Radical Paper with Lynn Sures and Michelle Samour
Living Room
The Phillips Collection’s Living Room is a series of intimate conversations featuring artists, authors, curators, collectors, and museum professionals. These programs offer rare opportunities to engage in discussions that connect the museum’s collection with broader dialogues.
Join The Phillips Collection and Pyramid Atlantic for an intimate conversation and book signing with Lynn Sures and Michelle Samour, authors of Radical Paper: Art and Invention with Colored Pulp. The landmark book takes an up-close look at the range, versatility, and brilliance of art created with colored paper pulp. Helen Frederick, artist and founder of Pyramid Atlantic, will introduce the authors and participate in a Q&A followed by a book signing.
About Radical Paper
A landmark book that profiles an artistic movement that has operated largely outside the mainstream art world, Radical Paper: Art and Invention with Colored Pulp serves as both an overdue history and up-close look at the range, versatility, and brilliance of art created with colored paper pulp.
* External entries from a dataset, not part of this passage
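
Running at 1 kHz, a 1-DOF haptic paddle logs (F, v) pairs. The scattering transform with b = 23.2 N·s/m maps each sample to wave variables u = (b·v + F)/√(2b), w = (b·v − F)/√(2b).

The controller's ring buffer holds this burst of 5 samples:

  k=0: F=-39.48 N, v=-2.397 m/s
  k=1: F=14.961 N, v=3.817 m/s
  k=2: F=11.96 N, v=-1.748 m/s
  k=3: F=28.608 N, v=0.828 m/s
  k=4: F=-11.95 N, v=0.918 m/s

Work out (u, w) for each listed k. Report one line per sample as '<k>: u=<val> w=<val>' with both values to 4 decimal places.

k=0: b·v=23.2×(-2.397)=-55.6104; √(2b)=6.8118; u=(-55.6104+(-39.48))/6.8118=-13.9598, w=(-55.6104−(-39.48))/6.8118=-2.3680
k=1: b·v=23.2×3.817=88.5544; √(2b)=6.8118; u=(88.5544+14.961)/6.8118=15.1966, w=(88.5544−14.961)/6.8118=10.8039
k=2: b·v=23.2×(-1.748)=-40.5536; √(2b)=6.8118; u=(-40.5536+11.96)/6.8118=-4.1977, w=(-40.5536−11.96)/6.8118=-7.7093
k=3: b·v=23.2×0.828=19.2096; √(2b)=6.8118; u=(19.2096+28.608)/6.8118=7.0199, w=(19.2096−28.608)/6.8118=-1.3797
k=4: b·v=23.2×0.918=21.2976; √(2b)=6.8118; u=(21.2976+(-11.95))/6.8118=1.3723, w=(21.2976−(-11.95))/6.8118=4.8809

0: u=-13.9598 w=-2.3680
1: u=15.1966 w=10.8039
2: u=-4.1977 w=-7.7093
3: u=7.0199 w=-1.3797
4: u=1.3723 w=4.8809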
Although handmade papers have been employed by artists for centuries, the use of handmade paper and colored paper pulp as an integral element in creating art—as opposed to serving only as the surface on which art is created—has seen remarkable development over the last 70 years. As early practitioners like Douglas Morse Howell, Laurence Barker, and Kenneth Tyler mapped out new directions in using colored paper pulp, their work inspired the careers of generations of artists who have taken this medium in fresh and unexpected directions. This foundational book—the first of its kind—features 73 artist innovators whose work, grounded in the common medium of paper and pulp, takes flight through an array of applications, modalities, and techniques, from the pictorial to the structural, representational to abstract, two- and three- dimensional, spanning the meditative to the mercurial.
Radical Paper: Art and Invention with Colored Pulp introduces and expands the medium to artists, curators, collectors, art historians, and the broader public as it highlights the dynamic scope and inventiveness of today’s leading practitioners.
LYNN SURES creates multi-media works examining the juncture of geology, physics and the origins of humans. She has been a SARF Fellow in Kenya and a US State Department American Artist Abroad in Sri Lanka. As an artist-in-residence she made works at Museu Molí Paperer de Capellades, Spain and the Press at the Palace of the Governors, Santa Fe, NM. Collections which hold her works include US Dept. of State; US Library of Congress; Yale University; Schomburg Collection at NY Public Library; Smithsonian Cooper-Hewitt Museum; MCF, Fabriano, Italy; MAP, Bangalore, India; and Bibliotheca Alexandrina, Egypt. Sures is Professor Emerita, Corcoran College of Art & Design (GWU), DC.
MICHELLE SAMOUR’s work explores the intersections between science, technology and the natural world, and the socio-political repercussions of redefining borders and boundaries. Her artist residencies include Haystack Mountain School of Crafts and The Banff Centre. She has exhibited her work at deCordova Sculpture Park and Museum, Kohler Art Center, and Houston Center for Contemporary Craft. She has received grants from the MA Cultural Council and a Society of Arts and Crafts NE Artist Award. Collections which hold her work include the International Paper Company, Meditech, and the Metropolitan Museum of Art, Watson Library. Samour is Professor Emerita of the SMFA at Tufts University.